A couple of days ago I was talking with my friend when her four-year old daughter, Sydney, tipped off a piano stool backwards onto the floor. We darted over to her and she lay there on the floor looking up at us saying, “I’m okay,” but the look on her face told us she was clearly rattled. My friend scooped her daughter up and with complete understanding of her little one said, “that was scary, huh? It’s okay to be scared.” Sydney wrapped her arms around her mom’s neck with her back to me and quietly let out the tears she’d been holding in so bravely. A few minutes later she was fully recovered and back to her happy-go-lucky little self.

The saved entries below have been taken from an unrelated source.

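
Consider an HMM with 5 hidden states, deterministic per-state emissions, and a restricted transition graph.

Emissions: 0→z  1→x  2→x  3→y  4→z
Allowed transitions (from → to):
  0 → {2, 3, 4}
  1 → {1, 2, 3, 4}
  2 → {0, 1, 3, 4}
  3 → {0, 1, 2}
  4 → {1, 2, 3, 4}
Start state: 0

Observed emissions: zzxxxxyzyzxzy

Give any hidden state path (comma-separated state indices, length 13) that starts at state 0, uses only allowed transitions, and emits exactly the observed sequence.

  0: obs=z cand={0,4} pick 0 [start]
  1: obs=z cand={0,4} pick 4 [0->4 ok]
  2: obs=x cand={1,2} pick 2 [4->2 ok]
  3: obs=x cand={1,2} pick 1 [2->1 ok]
  4: obs=x cand={1,2} pick 1 [1->1 ok]
  5: obs=x cand={1,2} pick 2 [1->2 ok]
  6: obs=y cand={3} pick 3 [2->3 ok]
  7: obs=z cand={0,4} pick 0 [3->0 ok]
  8: obs=y cand={3} pick 3 [0->3 ok]
  9: obs=z cand={0,4} pick 0 [3->0 ok]
  10: obs=x cand={1,2} pick 2 [0->2 ok]
  11: obs=z cand={0,4} pick 0 [2->0 ok]
  12: obs=y cand={3} pick 3 [0->3 ok]

0,4,2,1,1,2,3,0,3,0,2,0,3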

I think we all have the tendency to cope the way Sydney did. When something upsetting happens we shake it off and put on a brave face, partly to reassure those around us, but probably more to convince ourselves that we’re okay. Something injures us, and we put a tourniquet on to stop the bleeding from our open wound. The only problem is that in shutting off that part of us, the part that’s able to hurt us so badly, we cut off circulation to an important part of who we are.
Whatever or whoever our problem is, we want not to care. We want to be these strong, stoic figures that can make it through our life-altering events unscathed. I don’t care that he left me, I don’t miss playing soccer that much, I’m not scared that I quit my job, I’m not worried about my health. I’m fine, everything’s normal, it’s no big deal. But sometimes, we can’t be okay, and by acknowledging that pain (be it past or present), we’re able to feel like our whole selves again.
As I’m writing this I’m reminded of the old Papa Roach song, Scars, that I remember being an especially big hit with me and my friends in college who were dealing with season-ending injuries, and it still hits home.
I tear my heart open,
I sew myself shut,
My weakness is,
That I care too much,
And our scars remind us,
That the past is real,
I tear my heart open,
Just to feel.
Whether our pain is ongoing or in the past, it’s important to acknowledge that it’s there so that we don’t become too mechanical. Feeling the bad leaves us open to feeling the good, too, and we can become the stronger, more complete people we were aiming to be in the first place.